Buat kamu yang ada disana...
          Menurutku, cinta tak harus memiliki itu perkataan orang putus asa, terlalu lemah, bahkan tidak memiliki nyali.
          Cinta itu harus di perjuangkan, tapi tidak perlu pengorbanan, cinta juga tak harus selalu saling mengerti, tapi cinta harus saling percaya.
          Selama matahari menyinari pagi, selama bulan masih menyinari malam, seperti itulah cinta akan tetap bersinar.
          Eeeemmmm...
          Terlalu berhayal tentang mu aku malam ini. Semua kemampuan otak ku hanya kucurahkan untuk mengingat setiap detail senyummu, setiap detail cara mu berbicara, melangkah, tertawa. Menyenangkan sekali bagi ku....

-Pertama kali-



Buat kamu yang ada disana...
          Malam ini aku menulis sebuah tulisan buat kamu. Seiring gerimis malam ini, aku mulai memainkan jemariku di atas buku dan pena, sambil ngebayangin wajah kamu, bibir merah mu, mata bulat mu,  manis deh...
          Ngak lain dan ngak bukan tulisan ini cuma buat kamu, tapi sayang aku belum tau nama mu saat itu.
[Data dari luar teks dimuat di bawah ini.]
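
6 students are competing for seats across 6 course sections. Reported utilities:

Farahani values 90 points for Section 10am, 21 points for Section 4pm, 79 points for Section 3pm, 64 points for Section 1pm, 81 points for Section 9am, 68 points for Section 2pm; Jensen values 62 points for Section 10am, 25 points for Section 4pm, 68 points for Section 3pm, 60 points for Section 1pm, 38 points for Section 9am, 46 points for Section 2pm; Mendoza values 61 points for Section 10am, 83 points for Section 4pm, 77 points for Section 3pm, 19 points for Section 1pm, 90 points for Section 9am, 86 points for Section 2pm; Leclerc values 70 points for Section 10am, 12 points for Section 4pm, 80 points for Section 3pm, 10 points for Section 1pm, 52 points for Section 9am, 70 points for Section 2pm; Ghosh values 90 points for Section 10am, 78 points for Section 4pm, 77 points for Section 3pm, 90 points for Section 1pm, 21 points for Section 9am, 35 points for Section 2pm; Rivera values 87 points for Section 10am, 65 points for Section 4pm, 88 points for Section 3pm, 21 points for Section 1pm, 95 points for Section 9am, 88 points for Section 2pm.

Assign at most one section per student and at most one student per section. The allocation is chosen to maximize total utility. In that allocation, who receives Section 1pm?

Ghosh receives Section 1pm.

Optimal: Farahani→Section 10am (90 points), Jensen→Section 3pm (68 points), Mendoza→Section 4pm (83 points), Leclerc→Section 2pm (70 points), Ghosh→Section 1pm (90 points), Rivera→Section 9am (95 points) — total 90+68+83+70+90+95 = 496 points.
Max-entry greedy (repeatedly take the single best remaining cell) gives 466 points, worse by 30.
Next-best assignment: Farahani→Section 10am, Jensen→Section 1pm, Mendoza→Section 2pm, Leclerc→Section 3pm, Ghosh→Section 4pm, Rivera→Section 9am = 489 points.
Ghosh's own top section is Section 10am (90 points), but forcing Ghosh→Section 10am and reassigning the rest optimally gives only 482 points — worse by 14.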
Tapi kayanya asyik kalau bisa kenalan. Asyik kalau bisa berbincang denganmu, kalaupun di izinkan aku akan dengan asyik menyayangi dan mencintaimu.
          Menghela nafas panjang, mengumpul nyali, berharap dapat berbicara atau hanya sekedar menyapa saja. Tapi sayang nyaliku tak terlalu besar untuk melakukan itu.Sore itu terasa sangat indah, walaupun kamu tak memperhatikan aku, tapi aku selalu mengikuti gerak gerikmu, sambil sesekali mencuri pandang ke mata mu yang bulat dan bibir merah mu itu saat kita pertamakali bertemu.